Luís Roberto Barroso é advogado de causas polêmicas. No currículo estão a defesa de Cesare Battisti, da união homoafetiva, do aborto de anencéfalos, entre outros. Barosso diz não procurar esse tipo de causa. São elas, na verdade, que o procuram. As defesas que faz por pura convicção, ele garante, não cobra.
Filho de um promotor de justiça e de uma advogada da Rede Ferroviária Federal, Barroso descreve a casa em que cresceu como um ambiente de livros e conversas sobre Direito. Por isso, a escolha da profissão foi natural. Livre-docente pela Universidade do Estado do Rio de Janeiro (UERJ), mestre pela Yale Law School (EUA) e doutor pela UERJ, Barroso conversou por telefone com a reportagem da Gazeta do Povo. Leia os principais trechos da entrevista:
O senhor não tinha experiência com processos penais, por que assumiu o caso de Battisti?
Sem nem ter sido acusado de homicídio no primeiro julgamento na Itália, o Cesare foi condenado em um segundo julgamento, apenas com base em delações premiadas. Foi um filme de terror. Depois de ter conversado com ele, me convenci de que ele não havia participado dos homicídios. Fui contemporâneo desse clima de guerra civil que existia entre esquerda e direita, na década de 1970. Não havia sentido, 30 anos depois, o Brasil entrar nessa história no papel de carrasco e mandar esse homem de volta para Itália. Eu achei que a causa era justa e boa.
O senhor tem se envolvido em temas polêmicos. Escolhe por convicção?
Nenhuma dessas causas eu escolhi, todas elas vieram até mim. E essas questões faço por convicção, pro bono. Na do Cesare, eu recebi honorários módicos, que doei. O Millôr Fernandes tinha uma frase muito boa: "Sempre desconfie de alguém que ganhe dinheiro com a sua ideologia."
Sobre o aborto de anencéfalos, liberado pelo STF, na última semana, há pessoas que dizem que é como matar uma pessoa deficiente, tirar uma vida...
Tenho o maior respeito pelas pessoas que, por convicção religiosa, sejam contrárias ao aborto. Porém, na anencefalia, não existe uma potencialidade de vida. A anencefalia é 100% letal. Em mais ou menos 50% dos casos, a morte se dá ainda no útero e no restante entre segundos e minutos após o nascimento. É a mulher quem deve escolher como lidar com isso. O Estado não tem o direito de tomar essa decisão.

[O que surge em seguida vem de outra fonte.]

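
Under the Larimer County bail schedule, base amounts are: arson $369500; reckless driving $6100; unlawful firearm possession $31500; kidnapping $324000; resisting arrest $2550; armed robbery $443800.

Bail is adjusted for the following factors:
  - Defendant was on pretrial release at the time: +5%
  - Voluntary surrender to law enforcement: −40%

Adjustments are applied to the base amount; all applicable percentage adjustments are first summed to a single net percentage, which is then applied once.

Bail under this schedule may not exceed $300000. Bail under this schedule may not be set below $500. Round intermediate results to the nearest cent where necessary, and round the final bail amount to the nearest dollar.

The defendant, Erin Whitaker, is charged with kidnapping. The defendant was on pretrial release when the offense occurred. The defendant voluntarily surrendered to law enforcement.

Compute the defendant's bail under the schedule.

$210600

Base amounts from the schedule: kidnapping $324000.
Single charge. Combined base = $324000.
Net percentage adjustment: +5% −40% = −35%. $324000 × 0.65 = $210600.
$210600 is within the $300000 maximum.
$210600 is at or above the $500 minimum.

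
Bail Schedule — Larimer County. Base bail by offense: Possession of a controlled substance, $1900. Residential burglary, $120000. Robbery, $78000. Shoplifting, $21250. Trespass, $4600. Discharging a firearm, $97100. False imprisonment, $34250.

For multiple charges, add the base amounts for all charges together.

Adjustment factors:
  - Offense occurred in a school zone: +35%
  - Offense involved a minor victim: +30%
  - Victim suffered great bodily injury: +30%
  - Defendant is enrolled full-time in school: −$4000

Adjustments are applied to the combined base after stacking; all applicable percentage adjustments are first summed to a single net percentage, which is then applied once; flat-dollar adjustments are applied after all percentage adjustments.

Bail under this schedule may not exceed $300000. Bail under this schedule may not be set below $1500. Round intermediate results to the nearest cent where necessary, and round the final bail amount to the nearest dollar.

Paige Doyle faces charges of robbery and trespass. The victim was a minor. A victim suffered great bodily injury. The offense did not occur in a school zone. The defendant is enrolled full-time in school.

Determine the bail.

$128160

Base amounts from the schedule: robbery $78000; trespass $4600.
Stacking rule: sum of all bases. $78000 + $4600 = $82600.
Net percentage adjustment: +30% +30% = +60%. $82600 × 1.6 = $132160.
Defendant is enrolled full-time in school (−$4000 flat): $132160 − $4000 = $128160.
$128160 is within the $300000 maximum.
$128160 is at or above the $1500 minimum.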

O STF não está legislando ao se posicionar assim?
O STF está aplicando a Constituição e ajudando a superar um imobilismo que, por vezes, ocorre no processo legislativo. Em algumas situações, o processo político majoritário não consegue atender a determinadas demandas sociais, e o Supremo faz muito bem ao atuar.
Quando foi autorizada a união estável entre casais homossexuais pelo STF, foi aberta uma brecha para que ela seja convertida em casamento?
O Supremo equiparou as uniões estáveis tradicionais às uniões homoafetivas e disse que devem produzir os mesmos efeitos. Um dos efeitos é a conversibilidade em casamento. Portanto, eu acho que está implícita a legitimidade do casamento entre pessoas do mesmo sexo. Se nós achamos que o casamento é uma instituição boa, por que haveríamos de excluir um grupo por sua opção sexual?
O senhor tem um blog Direito, Música e Poesia. Como é sua relação com esses outros temas?
Eu gosto muito de música e poesia. Eram os caminhos que eu gostaria de ter seguido, se eu não tivesse sido advogado. Foi uma forma tardia de satisfazer essas minhas outras vocações na vida.
Colaborou Tatiane Salvatico, especial para a Gazeta do Povo.